# Taxes, Broadband Internet



## Ancient (Aug 9, 2009)

Hi everyone

Originally from South Africa, and been living in Switzerland for the last 8 years.
I am wanting to make a switch to Egypt or Malta , but am undecided on a couple of things, anyone has some advice or able to point out the relevant sites would be great.

Are there any taxes which need to be paid on income which is not remitted to 
egypt? Are there any websites you know of which could give some info.
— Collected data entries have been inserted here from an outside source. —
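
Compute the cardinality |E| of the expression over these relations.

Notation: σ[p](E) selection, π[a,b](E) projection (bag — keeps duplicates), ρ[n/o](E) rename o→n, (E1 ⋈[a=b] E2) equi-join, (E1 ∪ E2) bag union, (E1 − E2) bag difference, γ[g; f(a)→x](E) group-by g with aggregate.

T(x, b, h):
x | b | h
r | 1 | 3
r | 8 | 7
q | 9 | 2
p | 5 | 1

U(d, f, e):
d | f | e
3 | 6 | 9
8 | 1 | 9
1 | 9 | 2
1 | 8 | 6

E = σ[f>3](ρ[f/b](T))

Subexpression sizes:
  T → 4
  ρ[f/b](T) → 4
  σ[f>3](ρ[f/b](T)) → 3

|E| = 3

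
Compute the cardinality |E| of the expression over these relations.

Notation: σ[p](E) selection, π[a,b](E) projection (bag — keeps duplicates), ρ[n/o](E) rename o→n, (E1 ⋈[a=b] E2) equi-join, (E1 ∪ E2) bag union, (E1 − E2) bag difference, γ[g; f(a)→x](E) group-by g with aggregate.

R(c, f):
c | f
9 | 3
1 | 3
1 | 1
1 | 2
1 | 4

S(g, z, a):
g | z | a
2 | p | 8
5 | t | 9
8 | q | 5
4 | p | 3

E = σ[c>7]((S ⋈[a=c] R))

Row counts bottom-up:
  S → 4
  R → 5
  (S ⋈[a=c] R) → 1
  σ[c>7]((S ⋈[a=c] R)) → 1

|E| = 1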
What are experiences relating to broadband internet, is there a decent coverage throughout egypt or is it mainly in the major cities? What about the quality of the service is is stable or intermittent.

thanks and best regards


----------



## buildergame (Jun 19, 2009)

Ancient said:


> Hi everyone
> 
> Originally from South Africa, and been living in Switzerland for the last 8 years.
> I am wanting to make a switch to Egypt or Malta , but am undecided on a couple of things, anyone has some advice or able to point out the relevant sites would be great.
> ...


Hey Ancient,
For taxes I am not sure as my company used to take care of them, but I think it is around 22%.
For wired broadband there are two major players : TE Data and LinkDot Net. TE Data has wider coverage. Even 3G broadband service is provided by Vodafone and Mobinil. Service is good and I am not facing any problem from a long time (Touchwood). For a 1 mbps unlimited connection you have to pay around 150 LE (around 28$) per month. You can choose a wide range of connection upto 10 mbps.

Cheers...


----------